En l’espèce, dans le cadre d’une enquête sur le vol avec violence d’un portefeuille et d’un téléphone portable, la police judiciaire espagnole a demandé à un juge d’instruction qu’il lui accorde l’accès aux données d’identification - noms, prénoms et adresses - des utilisateurs des numéros de téléphone activés depuis le téléphone volé. Le magistrat n’a pas accédé à cette requête, arguant que l’infraction visée n’était pas « grave ».
La décision du juge d’instruction se révélait conforme à la jurisprudence de la CJUE, laquelle avait retenu, dans deux arrêts de 2014 et de 2016 (EUROPE 11056, 11694), la notion d’« infraction grave » pour apprécier la légitimité et la proportionnalité d’une ingérence dans les droits au respect de la vie privée, consacrés par la Charte des droits fondamentaux de l’Union européenne.

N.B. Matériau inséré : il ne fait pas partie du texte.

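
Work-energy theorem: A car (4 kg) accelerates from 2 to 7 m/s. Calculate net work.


Given: m = 4 kg, v0 = 2 m/s, v = 7 m/s
Using W = (1/2)*m*(v^2 - v0^2)
v^2 = 7^2 = 49
v0^2 = 2^2 = 4
v^2 - v0^2 = 49 - 4 = 45
W = (1/2)*4*45 = 90 J

90 J


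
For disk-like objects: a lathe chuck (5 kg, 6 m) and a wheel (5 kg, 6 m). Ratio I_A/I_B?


Given: M1=5 kg, R1=6 m, M2=5 kg, R2=6 m
For a disk: I = (1/2)*M*R^2, so I_A/I_B = (M1*R1^2)/(M2*R2^2)
M1*R1^2 = 5*36 = 180
M2*R2^2 = 5*36 = 180
I_A/I_B = 180/180 = 1

1


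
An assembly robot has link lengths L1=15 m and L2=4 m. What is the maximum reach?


Given: L1 = 15 m, L2 = 4 m
For a 2-link planar arm, max reach = L1 + L2 (fully extended)
Max reach = 15 + 4
Max reach = 19 m

19 m


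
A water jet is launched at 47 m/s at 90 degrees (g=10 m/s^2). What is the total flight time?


Given: v0 = 47 m/s, theta = 90 deg, g = 10 m/s^2
sin(90) = 1
Using T = 2*v0*sin(theta) / g
T = 2*47*1 / 10
T = 94 / 10
T = 47/5 s

47/5 s


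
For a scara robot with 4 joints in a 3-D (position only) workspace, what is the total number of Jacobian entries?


Given: task space dimension = 3, joints = 4
Jacobian is a 3 x 4 matrix
Total entries = rows * columns
Total = 3 * 4
Total = 12

12


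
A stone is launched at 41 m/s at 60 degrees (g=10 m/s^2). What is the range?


Given: v0 = 41 m/s, theta = 60 deg, g = 10 m/s^2
sin(2*60) = sin(120) = sqrt(3)/2
Using R = v0^2 * sin(2*theta) / g
R = 41^2 * (sqrt(3)/2) / 10
R = 1681 * sqrt(3) / 20
R = 1681/20*sqrt(3) m

1681/20*sqrt(3) m


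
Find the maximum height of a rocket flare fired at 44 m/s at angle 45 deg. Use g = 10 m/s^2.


Given: v0 = 44 m/s, theta = 45 deg, g = 10 m/s^2
sin^2(45) = 1/2
Using H = v0^2 * sin^2(theta) / (2*g)
H = 44^2 * 1/2 / (2*10)
H = 1936 * 1/2 / 20
H = 968 / 20
H = 242/5 m

242/5 m


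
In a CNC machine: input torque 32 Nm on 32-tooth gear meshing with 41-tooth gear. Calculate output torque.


Given: N1 = 32, N2 = 41, T1 = 32 Nm
Using T2/T1 = N2/N1
T2 = T1 * N2 / N1
T2 = 32 * 41 / 32
T2 = 1312 / 32
T2 = 41 Nm

41 Nm


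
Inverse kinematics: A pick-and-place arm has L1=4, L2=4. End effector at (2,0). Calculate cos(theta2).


Given: L1 = 4, L2 = 4, target (x, y) = (2, 0)
Using cos(theta2) = (x^2 + y^2 - L1^2 - L2^2) / (2*L1*L2)
x^2 + y^2 = 2^2 + 0 = 4
L1^2 + L2^2 = 16 + 16 = 32
Numerator = 4 - 32 = -28
Denominator = 2*4*4 = 32
cos(theta2) = -28/32 = -7/8

-7/8


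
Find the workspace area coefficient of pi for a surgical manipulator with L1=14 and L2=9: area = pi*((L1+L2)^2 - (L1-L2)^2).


Given: L1 = 14, L2 = 9
(L1+L2)^2 = (23)^2 = 529
(L1-L2)^2 = (5)^2 = 25
Difference = 529 - 25 = 504
This equals 4*L1*L2 = 4*14*9 = 504
Workspace area = 504*pi

504


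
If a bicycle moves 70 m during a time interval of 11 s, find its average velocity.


Given: distance d = 70 m, time t = 11 s
Using v = d / t
v = 70 / 11
v = 70/11 m/s

70/11 m/s


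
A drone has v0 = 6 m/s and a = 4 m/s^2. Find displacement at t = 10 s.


Given: v0 = 6 m/s, a = 4 m/s^2, t = 10 s
Using s = v0*t + (1/2)*a*t^2
s = 6*10 + (1/2)*4*10^2
s = 60 + (1/2)*400
s = 60 + 200
s = 260

260 m


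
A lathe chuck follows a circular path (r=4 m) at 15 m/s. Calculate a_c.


Given: v = 15 m/s, r = 4 m
Using a_c = v^2 / r
a_c = 15^2 / 4
a_c = 225 / 4
a_c = 225/4 m/s^2

225/4 m/s^2


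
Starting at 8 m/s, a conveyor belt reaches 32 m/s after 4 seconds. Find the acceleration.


Given: initial velocity v0 = 8 m/s, final velocity v = 32 m/s, time t = 4 s
Using a = (v - v0) / t
a = (32 - 8) / 4
a = 24 / 4
a = 6 m/s^2

6 m/s^2


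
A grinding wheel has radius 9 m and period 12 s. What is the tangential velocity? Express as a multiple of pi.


Given: radius r = 9 m, period T = 12 s
Using v = 2*pi*r / T
v = 2*pi*9 / 12
v = 18*pi / 12
v = 3/2*pi m/s

3/2*pi m/s


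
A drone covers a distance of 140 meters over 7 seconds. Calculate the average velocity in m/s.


Given: distance d = 140 m, time t = 7 s
Using v = d / t
v = 140 / 7
v = 20 m/s

20 m/s


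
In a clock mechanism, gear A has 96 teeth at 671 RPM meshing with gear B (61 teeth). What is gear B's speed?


Given: N1 = 96 teeth, w1 = 671 RPM, N2 = 61 teeth
Using N1*w1 = N2*w2
w2 = N1*w1 / N2
w2 = 96*671 / 61
w2 = 64416 / 61
w2 = 1056 RPM

1056 RPM


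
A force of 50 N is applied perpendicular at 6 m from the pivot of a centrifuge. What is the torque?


Given: F = 50 N, r = 6 m, angle = 90 deg (perpendicular)
Using tau = F * r * sin(90)
sin(90) = 1
tau = 50 * 6 * 1
tau = 300 Nm

300 Nm


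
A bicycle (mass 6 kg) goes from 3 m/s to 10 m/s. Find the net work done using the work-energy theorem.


Given: m = 6 kg, v0 = 3 m/s, v = 10 m/s
Using W = (1/2)*m*(v^2 - v0^2)
v^2 = 10^2 = 100
v0^2 = 3^2 = 9
v^2 - v0^2 = 100 - 9 = 91
W = (1/2)*6*91 = 273 J

273 J


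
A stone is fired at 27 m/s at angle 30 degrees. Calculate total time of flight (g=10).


Given: v0 = 27 m/s, theta = 30 deg, g = 10 m/s^2
sin(30) = 1/2
Using T = 2*v0*sin(theta) / g
T = 2*27*1/2 / 10
T = 27 / 10
T = 27/10 s

27/10 s


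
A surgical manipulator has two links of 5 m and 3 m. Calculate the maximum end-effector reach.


Given: L1 = 5 m, L2 = 3 m
For a 2-link planar arm, max reach = L1 + L2 (fully extended)
Max reach = 5 + 3
Max reach = 8 m

8 m


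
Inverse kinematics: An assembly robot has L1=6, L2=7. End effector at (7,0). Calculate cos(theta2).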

Saisie de l’affaire, la Cour provinciale de Tarragone n’en a pas moins procédé à un renvoi préjudiciel devant la CJUE.
Dans son arrêt du 2 octobre, cette dernière se fonde sur la directive 2002/58/CE sur la vie privée et les communications électroniques, laquelle donne la possibilité aux autorités de restreindre les droits des citoyens, si cette limitation est nécessaire, appropriée et proportionnée dans un objectif de détection et de poursuite d’infractions pénales, sans se limiter aux infractions ‘graves’.
Si la requête de la police espagnole constitue bien une ingérence au regard du droit au respect de la vie privée, la Cour considère que cette atteinte n’est pas « grave », dans la mesure où les données collectées - noms, prénoms et adresses - « ne permettent pas de tirer des conclusions précises sur la vie privée ». Ce seul élément d'appréciation de la gravité semble insuffisant et la jurisprudence de la Cour devrait être précisée dans un futur proche.
La collecte de données personnelles par les autorités dans le cadre d’une enquête judiciaire repose désormais sur deux critères alternatifs : la gravité de l’infraction et le défaut de gravité de l’atteinte à la vie privée.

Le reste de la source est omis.